Fr: Greg Bell, Director
Industrial Relations
Date: June 1, 2010
Re: Decision of Federal District Court on Address Management System Work
Enclosed you will find a copy of a recent decision of the U.S. District Court for the District of Columbia regarding the enforceability of a 2003 award by Arbitrator Snow in which
he ruled that it is a violation of the National Agreement to exclude the Address Management System Specialist (AMS) position, and the disputed work, from the APWU bargaining unit.
(Q94C-4Q-C 98117564, 4/29/2003).
The court rejected APWU’s request for an order enforcing the award’s finding that the AMS Specialists’ work falls within the APWU bargaining unit, and instead ruled that the award
was unenforceable. (Civil Action 04-01404 (HHK), 5/24/2010) The APWU will be appealing this ruling.

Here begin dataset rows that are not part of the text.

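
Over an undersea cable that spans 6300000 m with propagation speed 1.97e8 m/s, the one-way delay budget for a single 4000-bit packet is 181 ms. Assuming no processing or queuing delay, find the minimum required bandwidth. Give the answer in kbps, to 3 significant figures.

26.8 kbps

Propagation delay = 6300000 / 197000000 = 31.9797 ms.
Transmission budget = 181 − 31.9797 = 149.02 ms.
R ≥ L / t_tx = 4000 bits / 0.14902 s = 26.8 kbps.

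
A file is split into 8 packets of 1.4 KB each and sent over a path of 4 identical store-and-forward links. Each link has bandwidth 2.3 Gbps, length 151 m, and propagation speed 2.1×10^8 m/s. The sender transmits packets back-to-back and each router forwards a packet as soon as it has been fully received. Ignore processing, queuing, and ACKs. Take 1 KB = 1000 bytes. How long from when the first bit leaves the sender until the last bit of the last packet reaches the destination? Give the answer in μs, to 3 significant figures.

56.4 μs

Per-hop transmission t_tx = L/R = 11200/2300000000 = 4.86957 μs.
Per-hop propagation t_prop = 151/210000000 = 0.719048 μs.
Pipeline fill: first packet needs 4·t_tx to clear all hops; remaining 7 packets each add one t_tx.
Total = (4+8-1)·t_tx + 4·t_prop = 11·4.86957 + 4·0.719048 = 56.4 μs.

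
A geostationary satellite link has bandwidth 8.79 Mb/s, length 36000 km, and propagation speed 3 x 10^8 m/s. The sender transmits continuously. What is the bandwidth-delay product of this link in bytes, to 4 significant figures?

Propagation delay = 36000000 / 300000000 = 0.12 s.
BDP = R × t_prop = 8790000 × 0.12 = 1054800 bits.
In bytes: 1054800/8 = 131900 bytes.

131900 bytes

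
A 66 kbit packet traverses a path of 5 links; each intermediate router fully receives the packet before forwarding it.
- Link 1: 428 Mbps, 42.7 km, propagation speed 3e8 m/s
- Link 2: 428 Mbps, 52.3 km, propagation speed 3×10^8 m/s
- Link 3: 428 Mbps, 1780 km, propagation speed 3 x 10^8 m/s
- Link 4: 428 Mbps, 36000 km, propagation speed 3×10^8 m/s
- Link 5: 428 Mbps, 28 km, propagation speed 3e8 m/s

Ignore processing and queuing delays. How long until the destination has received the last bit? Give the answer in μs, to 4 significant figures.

127100 μs

L = 66000 bits.
Transmission delay per hop = L/R = 66000/428000000 = 154.206 μs; 5 hops → 771.028 μs.
Propagation delays (d/s per hop): 142.333, 174.333, 5933.33, 120000, 93.3333 μs; sum = 126343 μs.
End-to-end = 127100 μs.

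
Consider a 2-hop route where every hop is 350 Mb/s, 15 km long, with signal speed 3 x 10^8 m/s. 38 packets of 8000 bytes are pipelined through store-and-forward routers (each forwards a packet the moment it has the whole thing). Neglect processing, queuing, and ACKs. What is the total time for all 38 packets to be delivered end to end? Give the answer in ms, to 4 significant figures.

7.231 ms

Per-hop transmission t_tx = L/R = 64000/350000000 = 0.182857 ms.
Per-hop propagation t_prop = 15000/300000000 = 0.05 ms.
Pipeline fill: first packet needs 2·t_tx to clear all hops; remaining 37 packets each add one t_tx.
Total = (2+38-1)·t_tx + 2·t_prop = 39·0.182857 + 2·0.05 = 7.231 ms.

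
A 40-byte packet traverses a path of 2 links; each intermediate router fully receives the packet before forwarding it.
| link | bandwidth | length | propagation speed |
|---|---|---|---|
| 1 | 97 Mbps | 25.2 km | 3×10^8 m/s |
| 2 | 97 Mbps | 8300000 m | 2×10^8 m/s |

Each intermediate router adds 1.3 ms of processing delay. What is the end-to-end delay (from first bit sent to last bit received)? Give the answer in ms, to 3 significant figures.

L = 40 × 8 = 320 bits.
Transmission delay per hop = L/R = 320/97000000 = 0.00329897 ms; 2 hops → 0.00659794 ms.
Propagation delays (d/s per hop): 0.084, 41.5 ms; sum = 41.584 ms.
Processing at 1 router(s): 1 × 1.3 ms = 1.3 ms.
End-to-end = 42.9 ms.

42.9 ms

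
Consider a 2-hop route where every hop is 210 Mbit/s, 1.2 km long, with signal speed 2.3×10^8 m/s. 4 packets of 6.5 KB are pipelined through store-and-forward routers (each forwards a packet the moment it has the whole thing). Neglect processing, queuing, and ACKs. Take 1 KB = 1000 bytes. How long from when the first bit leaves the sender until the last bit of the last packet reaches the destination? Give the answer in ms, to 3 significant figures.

Per-hop transmission t_tx = L/R = 52000/210000000 = 0.247619 ms.
Per-hop propagation t_prop = 1200/2.3e+08 = 0.00521739 ms.
Pipeline fill: first packet needs 2·t_tx to clear all hops; remaining 3 packets each add one t_tx.
Total = (2+4-1)·t_tx + 2·t_prop = 5·0.247619 + 2·0.00521739 = 1.25 ms.

1.25 ms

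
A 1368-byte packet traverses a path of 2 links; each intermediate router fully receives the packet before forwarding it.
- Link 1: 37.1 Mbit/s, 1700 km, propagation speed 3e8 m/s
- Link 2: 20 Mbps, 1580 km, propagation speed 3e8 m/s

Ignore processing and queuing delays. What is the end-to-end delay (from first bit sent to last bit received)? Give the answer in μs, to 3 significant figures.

L = 1368 × 8 = 10944 bits.
Transmission delays (L/R per hop): 294.987, 547.2 μs; sum = 842.187 μs.
Propagation delays (d/s per hop): 5666.67, 5266.67 μs; sum = 10933.3 μs.
End-to-end = 11800 μs.

11800 μs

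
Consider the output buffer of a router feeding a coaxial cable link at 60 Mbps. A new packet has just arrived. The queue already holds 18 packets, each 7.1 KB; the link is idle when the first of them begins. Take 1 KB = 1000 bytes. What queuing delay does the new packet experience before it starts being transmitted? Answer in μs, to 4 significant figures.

17040 μs

Each queued packet: L/R = 56800/60000000 = 946.667 μs.
18 queued → 17040 μs.
Queuing delay = 17040 μs.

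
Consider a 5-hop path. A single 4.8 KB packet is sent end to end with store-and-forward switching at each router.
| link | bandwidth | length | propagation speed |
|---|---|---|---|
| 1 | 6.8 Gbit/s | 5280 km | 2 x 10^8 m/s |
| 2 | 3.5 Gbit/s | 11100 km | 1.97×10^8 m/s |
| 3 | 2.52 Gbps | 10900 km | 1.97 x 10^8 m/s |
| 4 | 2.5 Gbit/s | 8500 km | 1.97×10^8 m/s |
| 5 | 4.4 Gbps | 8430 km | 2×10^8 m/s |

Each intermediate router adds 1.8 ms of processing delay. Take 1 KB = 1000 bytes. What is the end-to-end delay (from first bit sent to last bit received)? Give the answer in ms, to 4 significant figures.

230.6 ms

L = 38400 bits.
Transmission delays (L/R per hop): 0.00564706, 0.0109714, 0.0152381, 0.01536, 0.00872727 ms; sum = 0.0559439 ms.
Propagation delays (d/s per hop): 26.4, 56.3452, 55.3299, 43.1472, 42.15 ms; sum = 223.372 ms.
Processing at 4 router(s): 4 × 1.8 ms = 7.2 ms.
End-to-end = 230.6 ms.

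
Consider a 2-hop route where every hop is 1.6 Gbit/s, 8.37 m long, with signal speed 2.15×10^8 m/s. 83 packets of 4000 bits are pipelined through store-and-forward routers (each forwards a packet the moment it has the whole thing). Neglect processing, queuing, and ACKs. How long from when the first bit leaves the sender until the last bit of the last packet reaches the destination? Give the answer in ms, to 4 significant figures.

0.2101 ms

Per-hop transmission t_tx = L/R = 4000/1600000000 = 0.0025 ms.
Per-hop propagation t_prop = 8.37/215000000 = 3.89302e-05 ms.
Pipeline fill: first packet needs 2·t_tx to clear all hops; remaining 82 packets each add one t_tx.
Total = (2+83-1)·t_tx + 2·t_prop = 84·0.0025 + 2·3.89302e-05 = 0.2101 ms.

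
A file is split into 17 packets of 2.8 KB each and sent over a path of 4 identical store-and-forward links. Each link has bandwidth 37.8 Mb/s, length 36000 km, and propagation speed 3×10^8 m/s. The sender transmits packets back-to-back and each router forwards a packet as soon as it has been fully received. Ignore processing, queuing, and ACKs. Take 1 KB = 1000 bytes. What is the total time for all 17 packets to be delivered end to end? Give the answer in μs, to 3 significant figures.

492000 μs

Per-hop transmission t_tx = L/R = 22400/37800000 = 592.593 μs.
Per-hop propagation t_prop = 36000000/300000000 = 120000 μs.
Pipeline fill: first packet needs 4·t_tx to clear all hops; remaining 16 packets each add one t_tx.
Total = (4+17-1)·t_tx + 4·t_prop = 20·592.593 + 4·120000 = 492000 μs.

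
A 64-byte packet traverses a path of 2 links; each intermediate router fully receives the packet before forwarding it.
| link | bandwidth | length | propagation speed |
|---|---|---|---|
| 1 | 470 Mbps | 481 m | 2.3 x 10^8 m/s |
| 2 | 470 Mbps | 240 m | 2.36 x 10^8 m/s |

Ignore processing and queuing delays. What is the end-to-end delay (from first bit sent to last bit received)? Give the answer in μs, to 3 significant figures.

5.29 μs

L = 64 × 8 = 512 bits.
Transmission delay per hop = L/R = 512/470000000 = 1.08936 μs; 2 hops → 2.17872 μs.
Propagation delays (d/s per hop): 2.0913, 1.01695 μs; sum = 3.10825 μs.
End-to-end = 5.29 μs.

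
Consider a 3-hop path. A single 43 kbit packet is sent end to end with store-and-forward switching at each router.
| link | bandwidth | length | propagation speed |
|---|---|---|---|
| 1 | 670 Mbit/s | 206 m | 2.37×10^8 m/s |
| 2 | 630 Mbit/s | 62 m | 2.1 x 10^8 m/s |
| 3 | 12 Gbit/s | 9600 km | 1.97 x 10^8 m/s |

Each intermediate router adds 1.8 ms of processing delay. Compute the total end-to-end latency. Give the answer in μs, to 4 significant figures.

L = 43000 bits.
Transmission delays (L/R per hop): 64.1791, 68.254, 3.58333 μs; sum = 136.016 μs.
Propagation delays (d/s per hop): 0.869198, 0.295238, 48731 μs; sum = 48732.1 μs.
Processing at 2 router(s): 2 × 1.8 ms = 3600 μs.
End-to-end = 52470 μs.

52470 μs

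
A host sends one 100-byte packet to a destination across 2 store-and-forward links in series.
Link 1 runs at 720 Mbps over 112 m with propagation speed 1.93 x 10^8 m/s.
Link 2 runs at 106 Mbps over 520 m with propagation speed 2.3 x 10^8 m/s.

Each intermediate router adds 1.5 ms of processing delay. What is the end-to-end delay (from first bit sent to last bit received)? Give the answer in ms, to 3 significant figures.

1.51 ms

L = 100 × 8 = 800 bits.
Transmission delays (L/R per hop): 0.00111111, 0.00754717 ms; sum = 0.00865828 ms.
Propagation delays (d/s per hop): 0.000580311, 0.00226087 ms; sum = 0.00284118 ms.
Processing at 1 router(s): 1 × 1.5 ms = 1.5 ms.
End-to-end = 1.51 ms.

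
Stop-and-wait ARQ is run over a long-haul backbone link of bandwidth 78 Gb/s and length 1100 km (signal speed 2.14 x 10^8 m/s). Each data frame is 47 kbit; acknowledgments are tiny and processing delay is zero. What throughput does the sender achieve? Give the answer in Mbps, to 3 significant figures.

4.57 Mbps

t_tx = L/R = 47000/78000000000 = 6.02564e-07 s.
t_prop = 1100000/214000000 = 0.00514019 s; RTT = 0.0102804 s.
Cycle = t_tx + RTT = 0.010281 s.
Throughput = L / cycle = 47000 / 0.010281 = 4.57 Mbps.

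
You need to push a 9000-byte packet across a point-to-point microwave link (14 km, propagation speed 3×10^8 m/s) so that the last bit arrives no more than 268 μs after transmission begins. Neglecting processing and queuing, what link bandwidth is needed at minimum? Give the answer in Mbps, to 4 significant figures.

L = 72000 bits.
Propagation delay = 14000 / 300000000 = 46.6667 μs.
Transmission budget = 268 − 46.6667 = 221.333 μs.
R ≥ L / t_tx = 72000 bits / 0.000221333 s = 325.3 Mbps.

325.3 Mbps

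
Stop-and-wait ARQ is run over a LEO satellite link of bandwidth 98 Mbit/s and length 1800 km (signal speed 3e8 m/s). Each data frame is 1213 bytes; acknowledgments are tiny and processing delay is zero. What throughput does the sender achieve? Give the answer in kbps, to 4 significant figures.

t_tx = L/R = 9704/98000000 = 9.90204e-05 s.
t_prop = 1800000/300000000 = 0.006 s; RTT = 0.012 s.
Cycle = t_tx + RTT = 0.012099 s.
Throughput = L / cycle = 9704 / 0.012099 = 802.0 kbps.

802.0 kbps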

A short summary of this case’s history is as follows. In 2008, the U.S. Court of Appeals for the D.C. Circuit reversed a prior decision of D.C.’s lower federal court in which the judge ruled that Snow’s award only reached the issue of placement of the AMS position and not whether the work should be assigned to bargaining unit employees. (It should be noted that after Snow’s award was issued, management filed a petition with the NLRB to overturn the Snow Award. To avoid further delay, the APWU agreed to clarify that the AMS Specialist position
was excluded from the bargaining unit, and the Board issued that clarification. The Union thereafter pursued enforcement of the Snow Award which found that the work performed by
AMS employees was bargaining unit work.) In its decision, the federal appeals court found that the arbitrator clearly determined that excluding “the work” that AMS Specialists perform from the bargaining unit violated the USPS-APWU Agreement. The court then remanded the case to the district court for a ruling on whether that finding was enforceable. The appeals court indicated that “[i]t is not immediately apparent whether the transfer of AMS Specialist duties to the bargaining unit would be an unlawful accretion [addition] under [National Labor Relations] Board precedent.” (550 Fad 27, 12/23/2008)
On remand, the District Court noted first of all that the parties do not dispute the NLRB’s determination that the AMS Specialist position “is outside the bargaining unit.” Then, after
reviewing several NLRB decisions with different outcomes to determine whether transfer of the work of AMS Specialists into the APWU bargaining unit is permissible under Board precedent, the court relied on two decisions in reaching a conclusion that “because the Board has determined that the AMS Specialist position is outside the bargaining unit, the arbitrator’s finding that the work of AMS Specialists is within it is in `explicit conflict’ with `legal precedents. ”
In reaching this conclusion, the court rejected APWU’s argument that another NLRB decision specifically supported finding that placement of the work in the APWU bargaining unit did not amount to “an unlawful accretion [addition] in violation of the National Labor Relations Act.” The District Court held that the Union’s goal was to subject AMS employees to the terms of the National Agreement, which constituted an accretion. The court was wrong as a factual matter — the APWU never sought to include AMS employees in the APWU unit, but rather recover the work for the Clerk Craft. The court misapplied the NLRB precedents it cited to support its ruling. The APWU will be filing an appeal with the Court of Appeals for the D.C. Circuit.
see District Court Case via American Postal Workers Union
Who ever stated the APWU made sense?
I was an AMS Specialist for14 years before I retired. I became a specialist just as the position was being changed from assigning Zip+4s at the national level, to data being maintained at the local level. The job evolved once all data was entered into the initial system. I believe the APWU seized upon this initial data entry as bargaining unit work and never bothered to investigate as to what this job really entailed. I cannot the life of me see how this job could be performed by a bargaining unit employee. When I retired in 2006, we were required to travel and audit delivery routes on a weeekly basis. This involved auditing other areas of the country. We prepared Zip Code splits and submitted to Hdqtrs. for approval. Trained Letter Carriers & Supervisors. None of these duties are in the AMS Specialist position description. The Postal Service screwed the AMS Specialists when everybody around us and involved with our units, was upgraded to Level 17s. All they had to do was rewrite the AMS Specialist position to reflect the duties that were actually performed instead of a twenty year old position description that was irrelevant to work actually being performed. The APWU needs to go beat another dead horse and leave this one alone. Glad I am retired and no longer have to deal with this lunacy.